What if I invested $1 000 in Tesla 10 years ago? ›

This means that your $1,000 10 years ago — technically, $1,002 — would have bought 60 shares of Tesla. As of Mar. 3, 2024, those 60 shares of Tesla would be worth $12,158.40. That marks a 28.342% annual rate of return.

What if you invested $1000 in Coca-Cola 10 years ago? ›

You would have more than doubled your money, with a total investment worth of $2,029.55. That's a 103% return, or a 7.23% annual rate of return. Interestingly, despite co*ke's dominance on the world stage, investing in co*ke's main rival, Pepsi, 10 years ago would have given you more pop for your buck.
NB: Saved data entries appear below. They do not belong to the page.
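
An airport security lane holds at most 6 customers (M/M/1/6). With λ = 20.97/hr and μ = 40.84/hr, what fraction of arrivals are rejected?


ρ = λ/μ = 20.97/40.84 = 0.5135
P_K = (1−ρ)ρ^K/(1−ρ^(K+1)) = (0.4865·0.018326)/(1 − 0.009410)
= 0.008916/0.990590 = 0.009001

Final: 0.009001


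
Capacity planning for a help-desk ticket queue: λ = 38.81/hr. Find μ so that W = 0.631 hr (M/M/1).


W = 1/(μ−λ) ⇒ μ − λ = 1/W = 1/0.631 = 1.5848
μ = λ + 1/W = 38.81 + 1.5848 = 40.3948 per hr

Final: 40.3948 /hr


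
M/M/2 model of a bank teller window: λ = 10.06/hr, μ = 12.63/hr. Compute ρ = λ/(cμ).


ρ = λ/(cμ) = 10.06/(2·12.63) = 10.06/25.26 = 0.3983

Final: 0.3983


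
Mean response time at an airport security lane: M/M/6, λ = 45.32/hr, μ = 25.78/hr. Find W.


a = 1.7580; ρ = 0.2930; P₀ = 0.172282
Lq = P₀·a^c·ρ/(c!(1−ρ)²) = 0.004140
Wq = Lq/λ = 0.004140/45.32 = 0.00009134 hr
W = Wq + 1/μ = 0.00009134 + 0.03879 = 0.03888 hr

Final: 0.03888 hr


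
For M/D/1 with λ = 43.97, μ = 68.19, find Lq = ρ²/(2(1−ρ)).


ρ = 43.97/68.19 = 0.6448
M/D/1: Lq = ρ²/(2(1−ρ)) = 0.4158/(2·0.3552) = 0.58531

Final: 0.58531


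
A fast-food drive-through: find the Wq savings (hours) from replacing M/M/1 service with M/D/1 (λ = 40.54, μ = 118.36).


ρ = 40.54/118.36 = 0.3425
Wq(M/M/1) = ρ/(μ−λ) = 0.3425/77.82 = 0.004401 hr
Wq(M/D/1) = ρ/(2(μ−λ)) = 0.002201 hr
Savings = 0.004401 − 0.002201 = 0.002201 hr

Final: 0.002201 hr


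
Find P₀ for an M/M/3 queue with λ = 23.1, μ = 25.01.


a = λ/μ = 23.1/25.01 = 0.9236; ρ = a/c = 0.3079
Σ_{k=0}^{2} a^k/k! (terms k=0..2) = 1.00000 + 0.92363 + 0.42655 = 2.35018
Tail: a^3/(3!(1−ρ)) = 0.78794/(6·0.6921) = 0.18974
P₀ = 1/(2.35018 + 0.18974) = 1/2.53992 = 0.393714

Final: 0.393714


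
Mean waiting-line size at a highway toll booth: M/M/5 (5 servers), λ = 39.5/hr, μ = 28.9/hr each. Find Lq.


a = λ/μ = 1.3668; ρ = a/5 = 0.2734
P₀ = 0.254681
Lq = P₀·a^c·ρ / (c!·(1−ρ)²) = 0.254681·4.76976·0.2734/(120·0.52801)
= 0.005241

Final: 0.005241


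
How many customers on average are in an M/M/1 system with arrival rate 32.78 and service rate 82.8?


ρ = λ/μ = 32.78/82.8 = 0.3959
L = ρ/(1−ρ) = 0.3959/(1 − 0.3959) = 0.3959/0.6041 = 0.6553

Final: 0.6553


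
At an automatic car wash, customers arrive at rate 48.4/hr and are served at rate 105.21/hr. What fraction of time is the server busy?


ρ = λ/μ = 48.4/105.21 = 0.4600

Final: 0.4600


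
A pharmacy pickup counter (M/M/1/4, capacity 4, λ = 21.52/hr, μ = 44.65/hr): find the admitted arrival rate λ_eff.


ρ = 0.4820; P_K = (1−ρ)ρ^4/(1−ρ^5) = 0.028700
λ_eff = λ(1 − P_K) = 21.52·(1 − 0.028700) = 21.52·0.971300 = 20.9024 /hr

Final: 20.9024 /hr


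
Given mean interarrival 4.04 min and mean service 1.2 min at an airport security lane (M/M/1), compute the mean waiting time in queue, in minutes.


λ = 60/4.04 = 14.8515 /hr
μ = 60/1.2 = 50.0000 /hr
ρ = λ/μ = 14.8515/50.0000 = 0.2970
Wq = ρ/(μ−λ) = 0.2970/(50.0000−14.8515) = 0.008451 hr
In minutes: 0.008451·60 = 0.5070 min

Final: 0.5070 min


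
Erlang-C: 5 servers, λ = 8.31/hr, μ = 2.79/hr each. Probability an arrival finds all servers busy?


a = λ/μ = 2.9785; ρ = a/5 = 0.5957
P₀ = 0.047780 (from M/M/c formula)
C(c,a) = [a^c/(c!(1−ρ))]·P₀ = [234.41430/(120·0.4043)]·0.047780
= 4.83168·0.047780 = 0.230860

Final: 0.230860


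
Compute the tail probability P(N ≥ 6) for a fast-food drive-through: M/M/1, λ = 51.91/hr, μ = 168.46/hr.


ρ = 51.91/168.46 = 0.3081
P(N ≥ n) = ρ^n = 0.3081^6 = 0.0008561

Final: 0.0008561


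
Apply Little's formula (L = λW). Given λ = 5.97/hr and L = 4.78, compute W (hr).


W = L/λ = 4.78/5.97 = 0.8007 hr

Final: 0.8007 hr


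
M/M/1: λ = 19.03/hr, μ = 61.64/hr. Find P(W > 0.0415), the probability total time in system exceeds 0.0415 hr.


W ~ Exponential(μ−λ) for M/M/1.
μ − λ = 61.64 − 19.03 = 42.6100
P(W > t) = e^{−(μ−λ)t} = e^{−1.7683} = 0.170620

Final: 0.170620


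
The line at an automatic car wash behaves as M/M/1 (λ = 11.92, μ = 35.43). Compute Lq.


ρ = 11.92/35.43 = 0.3364
Lq = ρ²/(1−ρ) = 0.1132/0.6636 = 0.1706

Final: 0.1706


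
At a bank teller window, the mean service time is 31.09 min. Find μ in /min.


μ = 1/(service time) in consistent units.
1 minute = 1 min, so μ = 1/31.09 = 0.03216 per minute

Final: 0.03216 /min


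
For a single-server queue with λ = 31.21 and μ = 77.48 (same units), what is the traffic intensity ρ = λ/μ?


ρ = λ/μ = 31.21/77.48 = 0.4028

Final: 0.4028


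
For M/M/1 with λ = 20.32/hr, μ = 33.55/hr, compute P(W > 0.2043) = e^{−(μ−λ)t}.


W ~ Exponential(μ−λ) for M/M/1.
μ − λ = 33.55 − 20.32 = 13.2300
P(W > t) = e^{−(μ−λ)t} = e^{−2.7029} = 0.067012

Final: 0.067012


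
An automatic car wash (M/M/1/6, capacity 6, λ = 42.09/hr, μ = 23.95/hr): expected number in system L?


ρ = 42.09/23.95 = 1.7574
L = ρ[1 − (K+1)ρ^K + Kρ^(K+1)] / [(1−ρ)(1−ρ^(K+1))]
Numerator: 1.7574·(1 − 7·29.460523 + 6·51.774255) = 185.269582
Denominator: (-0.7574)·(-50.774255) = 38.456993
L = 185.269582/38.456993 = 4.8176

Final: 4.8176


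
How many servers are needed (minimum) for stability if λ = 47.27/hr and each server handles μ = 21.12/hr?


Stability requires cμ > λ ⇔ c > λ/μ.
λ/μ = 47.27/21.12 = 2.2382
Minimum integer c = ⌊2.2382⌋ + 1 = 3
Check: 3·21.12 = 63.36 > 47.27, while 2·21.12 = 42.24 ≤ 47.27

Final: 3 servers


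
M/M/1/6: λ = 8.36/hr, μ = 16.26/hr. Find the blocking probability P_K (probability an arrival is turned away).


ρ = λ/μ = 8.36/16.26 = 0.5141
P_K = (1−ρ)ρ^K/(1−ρ^(K+1)) = (0.4859·0.018472)/(1 − 0.009497)
= 0.008975/0.990503 = 0.009061

Final: 0.009061


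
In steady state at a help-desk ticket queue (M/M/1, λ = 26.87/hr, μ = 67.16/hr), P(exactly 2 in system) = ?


ρ = 26.87/67.16 = 0.4001
P_n = (1−ρ)·ρ^n = (1 − 0.4001)·0.4001^2 = 0.5999·0.160071 = 0.096029

Final: 0.096029


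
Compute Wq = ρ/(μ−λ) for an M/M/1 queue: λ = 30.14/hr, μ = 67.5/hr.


ρ = 30.14/67.5 = 0.4465
Wq = ρ/(μ−λ) = 0.4465/(67.5 − 30.14) = 0.4465/37.36 = 0.01195 hr

Final: 0.01195 hr


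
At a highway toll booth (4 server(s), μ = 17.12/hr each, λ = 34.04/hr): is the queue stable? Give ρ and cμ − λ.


Total capacity cμ = 4·17.12 = 68.48/hr
ρ = λ/(cμ) = 34.04/68.48 = 0.4971
Stable ⇔ ρ < 1: YES
Spare capacity = cμ − λ = 68.48 − 34.04 = 34.44/hr

Final: ρ = 0.4971; stable; margin = 34.44/hr


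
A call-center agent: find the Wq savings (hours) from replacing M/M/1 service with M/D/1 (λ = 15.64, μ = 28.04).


ρ = 15.64/28.04 = 0.5578
Wq(M/M/1) = ρ/(μ−λ) = 0.5578/12.40 = 0.04498 hr
Wq(M/D/1) = ρ/(2(μ−λ)) = 0.02249 hr
Savings = 0.04498 − 0.02249 = 0.02249 hr

Final: 0.02249 hr


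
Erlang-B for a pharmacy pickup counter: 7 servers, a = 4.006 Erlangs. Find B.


B(c,a) = (a^c/c!) / Σ_{k=0}^{c} a^k/k!
a^7/7! = 3.285081
Σ terms (k=0..7): 1.00000 + 4.00600 + 8.02402 + 10.71474 + 10.73081 + 8.59753 + 5.74028 + 3.28508 = 52.098455
B = 3.285081/52.098455 = 0.063055

Final: 0.063055


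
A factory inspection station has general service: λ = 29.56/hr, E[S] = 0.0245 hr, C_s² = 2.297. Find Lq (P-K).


ρ = λ·E[S] = 29.56·0.0245 = 0.7242
Lq = ρ²(1+C_s²)/(2(1−ρ)) = 0.5245·(1+2.297)/(2·0.2758)
= 0.5245·3.2970/0.5516 = 3.13521

Final: 3.13521


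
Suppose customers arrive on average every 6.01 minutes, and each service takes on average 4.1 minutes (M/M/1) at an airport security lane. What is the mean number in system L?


λ = 60/6.01 = 9.9834 /hr
μ = 60/4.1 = 14.6341 /hr
ρ = λ/μ = 9.9834/14.6341 = 0.6822
L = ρ/(1−ρ) = 0.6822/0.3178 = 2.1466

Final: 2.1466


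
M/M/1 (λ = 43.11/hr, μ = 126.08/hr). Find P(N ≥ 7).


ρ = 43.11/126.08 = 0.3419
P(N ≥ n) = ρ^n = 0.3419^7 = 0.0005464

Final: 0.0005464


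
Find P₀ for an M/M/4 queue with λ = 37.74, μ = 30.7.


a = λ/μ = 37.74/30.7 = 1.2293; ρ = a/c = 0.3073
Σ_{k=0}^{3} a^k/k! (terms k=0..3) = 1.00000 + 1.22932 + 0.75561 + 0.30963 = 3.29455
Tail: a^4/(4!(1−ρ)) = 2.28378/(24·0.6927) = 0.13738
P₀ = 1/(3.29455 + 0.13738) = 1/3.43193 = 0.291381

Final: 0.291381


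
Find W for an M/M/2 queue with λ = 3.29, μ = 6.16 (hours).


a = 0.5341; ρ = 0.2670; P₀ = 0.578475
Lq = P₀·a^c·ρ/(c!(1−ρ)²) = 0.04101
Wq = Lq/λ = 0.04101/3.29 = 0.01247 hr
W = Wq + 1/μ = 0.01247 + 0.16234 = 0.17480 hr

Final: 0.17480 hr


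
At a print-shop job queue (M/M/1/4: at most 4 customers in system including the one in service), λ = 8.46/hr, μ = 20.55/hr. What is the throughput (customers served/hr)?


ρ = 0.4117; P_K = (1−ρ)ρ^4/(1−ρ^5) = 0.017101
λ_eff = λ(1 − P_K) = 8.46·(1 − 0.017101) = 8.46·0.982899 = 8.3153 /hr

Final: 8.3153 /hr


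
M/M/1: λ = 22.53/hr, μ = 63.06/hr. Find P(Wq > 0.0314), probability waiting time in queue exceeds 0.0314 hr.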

Which of these investment types has the highest potential return? ›

The type of investment with the highest risk and highest potential reward is stocks. Stocks represent ownership in a company and their value can fluctuate greatly.

Which of these investments has the higher return? ›

Mutual funds and common stocks both have the potential for higher returns, but it depends on various factors such as market conditions and the specific investments within the funds or portfolios. It's important to conduct thorough research and consider your risk tolerance before making any investment decisions.

What is the historical return of an investment? ›

Calculating or measuring the historical return of an asset or investment is relatively straightforward. Subtract the most recent price from the oldest price in the data set and divide the result by the oldest price. We can move the decimal two places to the right to convert the result into a percentage.